Better Design, Better Outcomes uses lean techniques such as value stream mapping to guide the design of processes underlying stormwater regulation. Examining regulation in this manner helps government ease the burden on business and helps business ease the burden on government, as they become partners in the common quest of improved water quality. The report was authored by Sanjay Kapoor.

Executive Summary

Pollution from stormwater runoff is an increasing problem in Washington State and continues to impact already stressed ecosystems. According to Jay Manning, former director of the Washington Department of Ecology and chief of staff to the governor, “Stormwater runoff is the number one environmental issue Washington State faces.”
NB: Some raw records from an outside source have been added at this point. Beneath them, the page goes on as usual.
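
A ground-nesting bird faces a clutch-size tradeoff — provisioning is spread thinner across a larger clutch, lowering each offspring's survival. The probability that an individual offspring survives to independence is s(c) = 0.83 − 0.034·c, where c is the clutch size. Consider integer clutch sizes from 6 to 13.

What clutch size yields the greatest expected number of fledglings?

Expected fledglings = c × s(c):
  c=6: 6 × 0.626 = 3.756
  c=7: 7 × 0.592 = 4.144
  c=8: 8 × 0.558 = 4.464
  c=9: 9 × 0.524 = 4.716
  c=10: 10 × 0.490 = 4.900
  c=11: 11 × 0.456 = 5.016
  c=12: 12 × 0.422 = 5.064
  c=13: 13 × 0.388 = 5.044
Maximum at c = 12 (5.064 fledglings).

12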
With an initial focus on the stormwater permitting process, the Washington Business Alliance convened a group of experts familiar with different parts of this process to collectively explore it. Participants included regulators from government agencies (federal, state, and local), municipalities and businesses, and consultants involved in negotiating the process. We employed Lean techniques, as well as leveraged accounting methods that capture total cost.
Recommendations come in two parts:
  1. An improved permitting process that would require
    • reorientation and reengineering of the regulatory process around the outcome of better water quality;
    • a “complier-centric” process;
    • a lead agency that functions as a single point of contact and process owner;
    • a single point of fee collection, reducing the complier’s administrative and financial burden;
    • mapping and sharing of the end-end process with “vital few” metrics; and
    • an information-sharing dashboard that balances privacy with public transparency.
  2. A “better design” phase, to eliminate the need for permitting, by making available expertise on
    • avoiding stormwater discharge through Low Impact Development (LID) techniques; and
    • cost-benefit analyses that capture all costs, including those typically externalized, using natural capital accounting.
We are optimistic that this application of lean concepts married with principles of total accounting is well suited to combat challenges not only in the area of stormwater regulation but in other domains as well.